The Company changed its name to DNA X, Inc. in connection with the Asset Sale. Following the closing, the Company has focused on its DNA X crypto trading platform and the development and commercialization of its on-chain trading protocol designed to enable users to automate certain decentralized exchange trading strategies.

 

Nasdaq Listing Rule

 

On August 22, 2025, The Nasdaq Stock Market LLC (“Nasdaq”) notified the Company that it did not comply with the minimum $2.5 million stockholders’ equity requirement for continued listing set forth in Nasdaq Listing Rule 5550(b) (the “Equity Rule”).
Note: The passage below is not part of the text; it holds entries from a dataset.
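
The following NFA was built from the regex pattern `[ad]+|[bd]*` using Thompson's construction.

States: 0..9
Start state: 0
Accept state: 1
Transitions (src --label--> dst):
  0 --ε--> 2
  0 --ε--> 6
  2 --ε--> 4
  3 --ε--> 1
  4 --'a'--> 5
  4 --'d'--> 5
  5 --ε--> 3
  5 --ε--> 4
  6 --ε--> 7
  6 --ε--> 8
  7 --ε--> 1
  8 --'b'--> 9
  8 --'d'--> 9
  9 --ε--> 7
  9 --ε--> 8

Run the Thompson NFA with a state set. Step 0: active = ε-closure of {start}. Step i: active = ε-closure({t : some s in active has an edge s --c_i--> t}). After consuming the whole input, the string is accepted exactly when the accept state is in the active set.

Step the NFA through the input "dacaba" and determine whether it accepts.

start: ε-closure({0}) = {0,1,2,4,6,7,8}
'd' @ 1: {1,3,4,5,7,8,9}  ✓accept
'a' @ 2: {1,3,4,5}  ✓accept
'c' @ 3: {}  — dead — no transitions
rest 'aba' ignored (set empty)
final: {}; accept 1 not in set

Answer: REJECT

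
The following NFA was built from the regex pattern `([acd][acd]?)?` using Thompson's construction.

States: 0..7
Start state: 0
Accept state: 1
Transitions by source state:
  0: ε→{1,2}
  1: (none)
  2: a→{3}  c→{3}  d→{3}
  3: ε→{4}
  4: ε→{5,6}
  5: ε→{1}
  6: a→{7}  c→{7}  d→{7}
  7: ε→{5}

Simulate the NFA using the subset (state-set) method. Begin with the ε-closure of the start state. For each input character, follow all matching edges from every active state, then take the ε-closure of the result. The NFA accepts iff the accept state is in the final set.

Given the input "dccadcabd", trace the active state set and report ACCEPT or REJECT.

Answer: REJECT

Derivation:
initial (ε-close {0}): {0,1,2}
'd' @ 1: {1,3,4,5,6}  (accept∈set)
'c' @ 2: {1,5,7}  (accept∈set)
'c' @ 3: {}  — no active states
rest 'adcabd' ignored (set empty)
after full input: {}  (accept=1 not in)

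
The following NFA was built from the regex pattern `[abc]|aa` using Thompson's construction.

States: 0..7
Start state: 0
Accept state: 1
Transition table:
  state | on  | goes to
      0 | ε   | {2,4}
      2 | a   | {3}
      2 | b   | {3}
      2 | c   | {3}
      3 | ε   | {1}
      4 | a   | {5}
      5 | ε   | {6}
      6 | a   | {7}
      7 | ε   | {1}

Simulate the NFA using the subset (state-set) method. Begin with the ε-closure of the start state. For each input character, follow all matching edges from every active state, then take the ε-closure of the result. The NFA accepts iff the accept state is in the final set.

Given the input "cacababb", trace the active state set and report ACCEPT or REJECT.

Answer: REJECT

Trace:
initial (ε-close {0}): {0,2,4}
'c' @ 1: {1,3}  (accept∈set)
'a' @ 2: {}  — state set empty
rest 'cababb' ignored (set empty)
after full input: {}  (accept=1 not in)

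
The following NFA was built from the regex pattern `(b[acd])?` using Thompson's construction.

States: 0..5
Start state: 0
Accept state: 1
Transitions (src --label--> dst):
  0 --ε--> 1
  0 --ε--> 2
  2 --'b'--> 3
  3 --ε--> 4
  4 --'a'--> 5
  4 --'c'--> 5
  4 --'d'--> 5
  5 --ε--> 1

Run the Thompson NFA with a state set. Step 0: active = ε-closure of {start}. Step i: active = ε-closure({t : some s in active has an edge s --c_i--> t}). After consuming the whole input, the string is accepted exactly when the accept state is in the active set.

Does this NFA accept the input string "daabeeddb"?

start: ε-closure({0}) = {0,1,2}
'd' @ 1: {}  — no active states
rest 'aabeeddb' ignored (set empty)
end set {} — state 1 not in

Answer: REJECT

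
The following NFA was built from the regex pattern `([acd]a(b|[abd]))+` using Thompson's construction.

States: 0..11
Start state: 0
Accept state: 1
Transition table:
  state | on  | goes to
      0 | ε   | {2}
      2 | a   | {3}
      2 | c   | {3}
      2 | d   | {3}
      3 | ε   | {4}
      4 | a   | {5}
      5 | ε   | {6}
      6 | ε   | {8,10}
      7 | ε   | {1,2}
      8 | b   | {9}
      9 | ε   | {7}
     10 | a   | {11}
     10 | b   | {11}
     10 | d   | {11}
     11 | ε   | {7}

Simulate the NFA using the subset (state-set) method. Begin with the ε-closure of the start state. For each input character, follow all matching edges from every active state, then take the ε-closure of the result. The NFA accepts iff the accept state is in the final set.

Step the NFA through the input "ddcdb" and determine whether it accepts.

S₀ = ε-closure({0}) = {0,2}
'd' @ 1: {3,4}
'd' @ 2: {}  — state set empty
rest 'cdb' ignored (set empty)
final: {}; accept 1 not in set

Answer: REJECT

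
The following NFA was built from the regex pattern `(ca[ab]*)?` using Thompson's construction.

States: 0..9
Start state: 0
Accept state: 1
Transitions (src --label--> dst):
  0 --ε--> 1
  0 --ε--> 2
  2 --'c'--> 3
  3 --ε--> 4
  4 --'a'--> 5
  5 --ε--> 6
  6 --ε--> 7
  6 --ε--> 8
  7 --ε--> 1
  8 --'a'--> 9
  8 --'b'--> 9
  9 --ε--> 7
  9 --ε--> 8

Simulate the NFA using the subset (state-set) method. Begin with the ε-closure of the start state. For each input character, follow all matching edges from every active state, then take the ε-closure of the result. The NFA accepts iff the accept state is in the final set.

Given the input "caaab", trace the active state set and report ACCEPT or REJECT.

Answer: ACCEPT

Derivation:
start: ε-closure({0}) = {0,1,2}
'c' @ 1: {3,4}
'a' @ 2: {1,5,6,7,8}  [accepting]
'a' @ 3: {1,7,8,9}  [accepting]
'a' @ 4: {1,7,8,9}  [accepting]
'b' @ 5: {1,7,8,9}  [accepting]
end set {1,7,8,9} — state 1 in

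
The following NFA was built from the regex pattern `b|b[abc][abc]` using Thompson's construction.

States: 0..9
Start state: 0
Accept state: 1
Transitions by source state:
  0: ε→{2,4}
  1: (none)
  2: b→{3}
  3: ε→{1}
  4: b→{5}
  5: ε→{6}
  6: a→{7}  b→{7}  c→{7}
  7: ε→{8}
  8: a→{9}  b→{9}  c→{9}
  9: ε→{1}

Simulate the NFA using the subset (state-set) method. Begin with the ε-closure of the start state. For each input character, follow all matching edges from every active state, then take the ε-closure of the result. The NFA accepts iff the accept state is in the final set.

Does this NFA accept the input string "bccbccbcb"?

start: ε-closure({0}) = {0,2,4}
'b' @ 1: {1,3,5,6}  [accepting]
'c' @ 2: {7,8}
'c' @ 3: {1,9}  [accepting]
'b' @ 4: {}  — dead — no transitions
rest 'ccbcb' ignored (set empty)
after full input: {}  (accept=1 not in)

Answer: REJECT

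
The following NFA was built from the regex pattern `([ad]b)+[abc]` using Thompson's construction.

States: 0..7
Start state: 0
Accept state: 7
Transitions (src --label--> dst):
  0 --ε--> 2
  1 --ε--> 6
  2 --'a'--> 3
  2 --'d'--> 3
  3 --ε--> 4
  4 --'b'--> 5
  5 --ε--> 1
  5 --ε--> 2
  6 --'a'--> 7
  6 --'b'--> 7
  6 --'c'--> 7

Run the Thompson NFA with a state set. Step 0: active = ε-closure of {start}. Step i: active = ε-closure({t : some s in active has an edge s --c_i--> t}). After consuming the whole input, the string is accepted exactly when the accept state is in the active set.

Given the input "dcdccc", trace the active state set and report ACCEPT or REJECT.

Answer: REJECT

Derivation:
initial (ε-close {0}): {0,2}
'd' @ 1: {3,4}
'c' @ 2: {}  — dead — no transitions
rest 'dccc' ignored (set empty)
after full input: {}  (accept=7 not in)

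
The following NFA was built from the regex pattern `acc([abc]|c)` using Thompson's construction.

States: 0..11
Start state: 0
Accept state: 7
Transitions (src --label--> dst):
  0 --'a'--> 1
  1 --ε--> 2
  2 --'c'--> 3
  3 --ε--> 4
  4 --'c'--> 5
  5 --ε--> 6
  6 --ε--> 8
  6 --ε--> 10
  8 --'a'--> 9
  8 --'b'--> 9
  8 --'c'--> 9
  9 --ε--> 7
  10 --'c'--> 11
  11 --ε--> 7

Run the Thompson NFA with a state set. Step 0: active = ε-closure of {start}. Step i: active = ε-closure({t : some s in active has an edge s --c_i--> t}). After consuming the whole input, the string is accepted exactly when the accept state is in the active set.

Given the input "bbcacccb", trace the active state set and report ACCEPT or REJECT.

Answer: REJECT

Trace:
initial (ε-close {0}): {0}
'b' @ 1: {}  — dead — no transitions
rest 'bcacccb' ignored (set empty)
end set {} — state 7 not in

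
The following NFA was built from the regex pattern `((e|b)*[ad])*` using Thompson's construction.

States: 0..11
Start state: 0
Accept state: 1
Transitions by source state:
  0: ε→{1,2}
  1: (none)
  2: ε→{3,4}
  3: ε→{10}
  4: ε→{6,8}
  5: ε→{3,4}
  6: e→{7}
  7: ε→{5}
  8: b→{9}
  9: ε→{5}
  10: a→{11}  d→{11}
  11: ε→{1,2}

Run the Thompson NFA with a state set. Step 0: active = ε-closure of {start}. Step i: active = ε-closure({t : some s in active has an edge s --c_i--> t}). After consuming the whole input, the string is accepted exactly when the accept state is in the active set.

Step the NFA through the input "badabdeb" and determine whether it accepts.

Answer: REJECT

Steps:
initial (ε-close {0}): {0,1,2,3,4,6,8,10}
'b' @ 1: {3,4,5,6,8,9,10}
'a' @ 2: {1,2,3,4,6,8,10,11}  (accept∈set)
'd' @ 3: {1,2,3,4,6,8,10,11}  (accept∈set)
'a' @ 4: {1,2,3,4,6,8,10,11}  (accept∈set)
'b' @ 5: {3,4,5,6,8,9,10}
'd' @ 6: {1,2,3,4,6,8,10,11}  (accept∈set)
'e' @ 7: {3,4,5,6,7,8,10}
'b' @ 8: {3,4,5,6,8,9,10}
after full input: {3,4,5,6,8,9,10}  (accept=1 not in)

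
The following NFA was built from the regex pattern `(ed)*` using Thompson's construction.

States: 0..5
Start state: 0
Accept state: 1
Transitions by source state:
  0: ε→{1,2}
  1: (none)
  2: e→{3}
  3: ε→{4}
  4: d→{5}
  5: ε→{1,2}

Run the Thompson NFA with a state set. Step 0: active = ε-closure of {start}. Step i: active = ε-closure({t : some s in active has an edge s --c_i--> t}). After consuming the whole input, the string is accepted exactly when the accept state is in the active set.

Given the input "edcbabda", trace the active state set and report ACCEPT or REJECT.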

Subsequently, Nasdaq provided the Company extensions until January 31, 2026, to regain compliance with the Equity Rule.

 

As a result of the consummation of the Asset Sale, as described in the Introduction above, as of the date of this Current Report on Form 8-K, the Company believes it has regained compliance with the Equity Rule. The Company can provide no assurance that Nasdaq will concur with the Company’s conclusion regarding compliance.

 

Nasdaq will continue to monitor the Company’s ongoing compliance with the stockholders’ equity requirement and, if at the time of its next periodic report the Company does not evidence compliance, it may be subject to delisting.